Five years after the Food Allergy and Anaphylaxis Management Act (FAAMA) was introduced in the U.S. Congress, FAAMA has finally passed as part of the food safety bill and is expected to be signed into law by President Obama.
FAAMA will lead to the much-needed creation of national food allergy management guidelines for schools. While these guidelines are voluntary, they will provide schools without existing food allergy management policies with a valuable resource.
These policies are critical to help educate school officials about food allergy, a potentially life-threatening medical condition, and help them implement emergency plans in case a severe reaction occurs on school grounds.
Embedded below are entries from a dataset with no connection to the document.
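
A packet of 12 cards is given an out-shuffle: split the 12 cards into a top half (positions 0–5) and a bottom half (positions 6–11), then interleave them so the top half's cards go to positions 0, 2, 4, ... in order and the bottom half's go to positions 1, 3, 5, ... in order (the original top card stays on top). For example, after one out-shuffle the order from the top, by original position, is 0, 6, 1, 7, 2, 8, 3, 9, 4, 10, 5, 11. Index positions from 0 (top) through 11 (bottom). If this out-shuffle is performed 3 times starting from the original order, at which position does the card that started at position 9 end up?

6

Track the card's position through each out-shuffle:
9 → 7 → 3 → 6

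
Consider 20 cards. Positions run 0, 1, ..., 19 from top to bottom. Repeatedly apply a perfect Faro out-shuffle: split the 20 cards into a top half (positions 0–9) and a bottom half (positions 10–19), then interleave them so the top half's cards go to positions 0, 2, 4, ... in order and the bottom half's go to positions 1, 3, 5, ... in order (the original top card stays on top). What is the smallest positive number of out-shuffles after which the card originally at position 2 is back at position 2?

18

Follow position 2 under repeated out-shuffles:
2 → 4 → 8 → 16 → 13 → 7 → 14 → 9 → 18 → 17 → 15 → 11 → 3 → 6 → 12 → 5 → 10 → 1 → 2
It first returns after 18 out-shuffles.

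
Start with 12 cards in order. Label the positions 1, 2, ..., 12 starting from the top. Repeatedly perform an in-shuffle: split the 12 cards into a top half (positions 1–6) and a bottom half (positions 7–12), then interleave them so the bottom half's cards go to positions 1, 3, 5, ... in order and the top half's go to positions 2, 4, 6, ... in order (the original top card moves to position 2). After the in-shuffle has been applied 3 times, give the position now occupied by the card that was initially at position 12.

Track the card's position through each in-shuffle:
12 → 11 → 9 → 5

5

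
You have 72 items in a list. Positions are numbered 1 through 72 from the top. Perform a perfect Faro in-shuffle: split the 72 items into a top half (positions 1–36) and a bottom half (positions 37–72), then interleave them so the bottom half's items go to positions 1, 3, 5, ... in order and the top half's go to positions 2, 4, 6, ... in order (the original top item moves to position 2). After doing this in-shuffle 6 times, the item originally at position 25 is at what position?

Track the item's position through each in-shuffle:
25 → 50 → 27 → 54 → 35 → 70 → 67

67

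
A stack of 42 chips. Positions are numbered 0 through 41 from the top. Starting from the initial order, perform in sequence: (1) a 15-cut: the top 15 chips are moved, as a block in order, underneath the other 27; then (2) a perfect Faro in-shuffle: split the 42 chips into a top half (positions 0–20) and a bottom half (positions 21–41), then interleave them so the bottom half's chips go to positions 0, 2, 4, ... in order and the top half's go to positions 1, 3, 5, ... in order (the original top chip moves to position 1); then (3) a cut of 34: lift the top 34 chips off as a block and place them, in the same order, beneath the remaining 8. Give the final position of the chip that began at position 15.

9

Track the chip from position 15 forward through each operation:
  after op 1 (cut 15): 15 → 0
  after op 2 (in-shuffle): 0 → 1
  after op 3 (cut 34): 1 → 9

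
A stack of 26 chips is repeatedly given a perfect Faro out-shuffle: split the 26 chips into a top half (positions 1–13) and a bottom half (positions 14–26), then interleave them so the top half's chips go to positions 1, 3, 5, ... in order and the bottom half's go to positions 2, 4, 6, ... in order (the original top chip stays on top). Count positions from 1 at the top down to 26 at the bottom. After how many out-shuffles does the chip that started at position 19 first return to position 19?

Follow position 19 under repeated out-shuffles:
19 → 12 → 23 → 20 → 14 → 2 → 3 → 5 → 9 → 17 → 8 → 15 → 4 → 7 → 13 → 25 → 24 → 22 → 18 → 10 → 19
It first returns after 20 out-shuffles.

20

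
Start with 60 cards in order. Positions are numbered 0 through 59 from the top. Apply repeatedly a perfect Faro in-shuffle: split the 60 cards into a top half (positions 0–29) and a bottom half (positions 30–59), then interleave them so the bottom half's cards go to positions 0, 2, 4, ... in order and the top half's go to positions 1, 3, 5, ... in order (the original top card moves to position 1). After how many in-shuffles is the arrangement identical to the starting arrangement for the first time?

The in-shuffle permutes the 60 positions with cycle lengths [60].
Every card is home exactly when every cycle has completed a whole number of laps, i.e. after lcm(60) = 60 in-shuffles.

60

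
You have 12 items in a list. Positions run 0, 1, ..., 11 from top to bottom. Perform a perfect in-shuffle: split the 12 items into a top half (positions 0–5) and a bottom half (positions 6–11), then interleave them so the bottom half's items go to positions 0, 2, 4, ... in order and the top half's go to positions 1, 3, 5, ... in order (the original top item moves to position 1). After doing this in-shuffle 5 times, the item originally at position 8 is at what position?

1

Track the item's position through each in-shuffle:
8 → 4 → 9 → 6 → 0 → 1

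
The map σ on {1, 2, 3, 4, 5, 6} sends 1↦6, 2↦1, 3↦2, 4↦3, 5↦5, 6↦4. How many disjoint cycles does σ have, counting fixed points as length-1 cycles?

2

Cycle decomposition: (1 6 4 3 2) (5).
2 cycles.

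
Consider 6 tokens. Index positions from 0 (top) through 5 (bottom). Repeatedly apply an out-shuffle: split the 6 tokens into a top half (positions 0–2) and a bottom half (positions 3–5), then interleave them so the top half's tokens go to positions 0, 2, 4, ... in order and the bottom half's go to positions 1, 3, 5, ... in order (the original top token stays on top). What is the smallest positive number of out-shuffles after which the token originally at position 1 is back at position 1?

Follow position 1 under repeated out-shuffles:
1 → 2 → 4 → 3 → 1
It first returns after 4 out-shuffles.

4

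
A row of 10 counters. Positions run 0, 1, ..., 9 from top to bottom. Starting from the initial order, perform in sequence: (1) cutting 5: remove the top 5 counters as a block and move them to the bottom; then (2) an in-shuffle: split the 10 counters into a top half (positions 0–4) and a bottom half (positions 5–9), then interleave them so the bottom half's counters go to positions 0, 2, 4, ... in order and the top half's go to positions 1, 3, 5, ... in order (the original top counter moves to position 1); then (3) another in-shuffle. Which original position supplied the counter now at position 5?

1

Undo the operations in reverse order, starting from position 5:
  undo op 3 (in-shuffle, from top half): 5 ← 2
  undo op 2 (in-shuffle, from bottom half): 2 ← 6
  undo op 1 (cut 5): 6 ← 1
So the counter at position 5 came from original position 1.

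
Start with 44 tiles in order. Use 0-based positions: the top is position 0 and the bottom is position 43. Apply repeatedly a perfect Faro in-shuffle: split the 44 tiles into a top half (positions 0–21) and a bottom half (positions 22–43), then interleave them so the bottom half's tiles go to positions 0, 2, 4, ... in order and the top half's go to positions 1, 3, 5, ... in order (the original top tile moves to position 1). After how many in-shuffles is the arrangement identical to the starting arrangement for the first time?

The in-shuffle permutes the 44 positions with cycle lengths [2, 4, 4, 4, 6, 12, 12].
Every tile is home exactly when every cycle has completed a whole number of laps, i.e. after lcm(2, 4, 6, 12) = 12 in-shuffles.

12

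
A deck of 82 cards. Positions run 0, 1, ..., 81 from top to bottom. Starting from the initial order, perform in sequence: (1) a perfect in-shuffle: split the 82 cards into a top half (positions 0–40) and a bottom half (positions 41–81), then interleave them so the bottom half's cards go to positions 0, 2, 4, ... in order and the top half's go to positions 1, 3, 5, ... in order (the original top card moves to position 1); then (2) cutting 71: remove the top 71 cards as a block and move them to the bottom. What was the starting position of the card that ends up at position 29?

50

Undo the operations in reverse order, starting from position 29:
  undo op 2 (cut 71): 29 ← 18
  undo op 1 (in-shuffle, from bottom half): 18 ← 50
So the card at position 29 came from original position 50.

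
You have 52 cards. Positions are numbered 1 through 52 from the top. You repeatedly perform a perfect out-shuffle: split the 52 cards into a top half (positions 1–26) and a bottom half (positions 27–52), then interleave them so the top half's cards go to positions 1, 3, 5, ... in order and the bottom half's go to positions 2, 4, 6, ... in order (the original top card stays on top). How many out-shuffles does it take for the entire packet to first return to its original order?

8

The out-shuffle permutes the 52 positions with cycle lengths [1, 1, 2, 8, 8, 8, 8, 8, 8].
Every card is home exactly when every cycle has completed a whole number of laps, i.e. after lcm(1, 2, 8) = 8 out-shuffles.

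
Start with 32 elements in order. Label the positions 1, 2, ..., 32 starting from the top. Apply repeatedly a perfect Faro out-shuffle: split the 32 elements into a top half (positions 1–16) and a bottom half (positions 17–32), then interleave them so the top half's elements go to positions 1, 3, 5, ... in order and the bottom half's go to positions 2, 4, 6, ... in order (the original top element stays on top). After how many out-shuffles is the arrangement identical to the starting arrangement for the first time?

The out-shuffle permutes the 32 positions with cycle lengths [1, 1, 5, 5, 5, 5, 5, 5].
Every element is home exactly when every cycle has completed a whole number of laps, i.e. after lcm(1, 5) = 5 out-shuffles.

5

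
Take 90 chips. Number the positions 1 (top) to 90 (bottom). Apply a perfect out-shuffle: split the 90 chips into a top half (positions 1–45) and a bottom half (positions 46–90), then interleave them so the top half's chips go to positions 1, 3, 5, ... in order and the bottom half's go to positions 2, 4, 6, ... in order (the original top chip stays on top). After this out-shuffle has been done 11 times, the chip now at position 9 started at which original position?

9

Work backwards from position 9, undoing one out-shuffle at a time:
9 ← 5 ← 3 ← 2 ← 46 ← 68 ← 79 ← 40 ← 65 ← 33 ← 17 ← 9
So the chip now at position 9 started at position 9.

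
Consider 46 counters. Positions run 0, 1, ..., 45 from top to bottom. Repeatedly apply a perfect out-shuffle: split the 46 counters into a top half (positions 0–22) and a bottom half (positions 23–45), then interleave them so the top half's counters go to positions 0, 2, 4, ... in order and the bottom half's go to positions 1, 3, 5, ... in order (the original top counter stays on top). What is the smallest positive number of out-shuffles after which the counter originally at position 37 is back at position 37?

12

Follow position 37 under repeated out-shuffles:
37 → 29 → 13 → 26 → 7 → 14 → 28 → 11 → 22 → 44 → 43 → 41 → 37
It first returns after 12 out-shuffles.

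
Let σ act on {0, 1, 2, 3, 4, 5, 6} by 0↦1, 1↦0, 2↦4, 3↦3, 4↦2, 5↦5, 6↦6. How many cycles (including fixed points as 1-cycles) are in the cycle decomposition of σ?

Cycle decomposition: (0 1) (2 4) (3) (5) (6).
5 cycles.

5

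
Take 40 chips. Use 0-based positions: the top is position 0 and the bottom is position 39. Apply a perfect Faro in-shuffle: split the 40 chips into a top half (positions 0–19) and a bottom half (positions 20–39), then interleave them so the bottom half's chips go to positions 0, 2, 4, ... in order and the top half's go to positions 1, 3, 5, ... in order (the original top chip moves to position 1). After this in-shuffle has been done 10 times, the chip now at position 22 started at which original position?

17

Work backwards from position 22, undoing one in-shuffle at a time:
22 ← 31 ← 15 ← 7 ← 3 ← 1 ← 0 ← 20 ← 30 ← 35 ← 17
So the chip now at position 22 started at position 17.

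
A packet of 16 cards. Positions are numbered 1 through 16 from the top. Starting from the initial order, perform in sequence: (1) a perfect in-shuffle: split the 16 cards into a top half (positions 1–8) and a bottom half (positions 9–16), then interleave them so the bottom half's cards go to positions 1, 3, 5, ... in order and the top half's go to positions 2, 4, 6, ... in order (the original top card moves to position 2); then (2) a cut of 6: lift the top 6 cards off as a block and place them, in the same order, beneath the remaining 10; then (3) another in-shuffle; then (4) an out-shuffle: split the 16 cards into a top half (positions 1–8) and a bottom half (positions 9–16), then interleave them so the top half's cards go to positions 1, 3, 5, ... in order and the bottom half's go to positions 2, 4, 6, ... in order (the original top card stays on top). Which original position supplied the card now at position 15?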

Studies have shown that up to 25% percent of reactions in school occur in children with previously undiagnosed food allergy.
Earlier this month, a fatal reaction occurred at a school in Chicago, allegedly due to food that was consumed at school.
The guidelines will also benefit parents of children with food allergies, who are looking for a vetted resource to help them safely manage their child’s food allergies in the school setting.
Written largely by FAAN, the national guidelines will not supersede existing or pending state laws or guidelines concerning schools and food allergies. The FAAMA guidelines should be seen as a complement to existing guidelines created as a result of other legislation.
This tremendous accomplishment was made possible by the thousands of individuals who advocated for this legislation and many elected representatives who co-sponsored FAAMA over the years, most notably Sen. Christopher Dodd (D-Conn.), whose daughter has a food allergy, and Rep. Steny Hoyer (D-Md.), who has a grandchild with a food allergy.
We celebrate the passage of FAAMA today, but our work is not done. FAAN will continue to work diligently to raise awareness, educate others, and advocate on behalf of the millions of Americans with food allergy and anaphylaxis.
Thank you all for your support!
I'm reading this with tears in my eyes. My boy is 3 and allergic to so many foods! I thought I might have to home-school him in order to keep him alive. Never has another blog post made me so happy! Thanks, Jenny, for all your efforts to inform and educate.
Jenny, please excuse my ignorance, I know this is great news, but what does it do really? If the school already have action plan on file for the allergic child, does this "law" add more to it? Or if the school is ignoring the need of an action plan, do they now HAVE to do it, what if they don't? You see, I am more interested in knowing what the "actions" are. This is not a law that ban nuts in school, so the danger still is there. What is the first step we parents should do?
I understand your concerns. Here is what this law does. It creates guidelines for every school in the country that are consistent across the board. Before it was one student at a time, one parent at a time, one school at a time.
Now ALL schools will have food allergy emergency guidelines and protocols to use. No more excuses about not knowing what to do or saying that "not many students have food allergies, we don't know how to handle it."
Food allergy action plans are vital but with this added law, the issue of food allergies receives more attention and a bigger platform than ever before.
This law is only one step towards safer schools but creating a national law elevates this issue into something more than the previous situation which was parents like me and you having to be pioneers every year.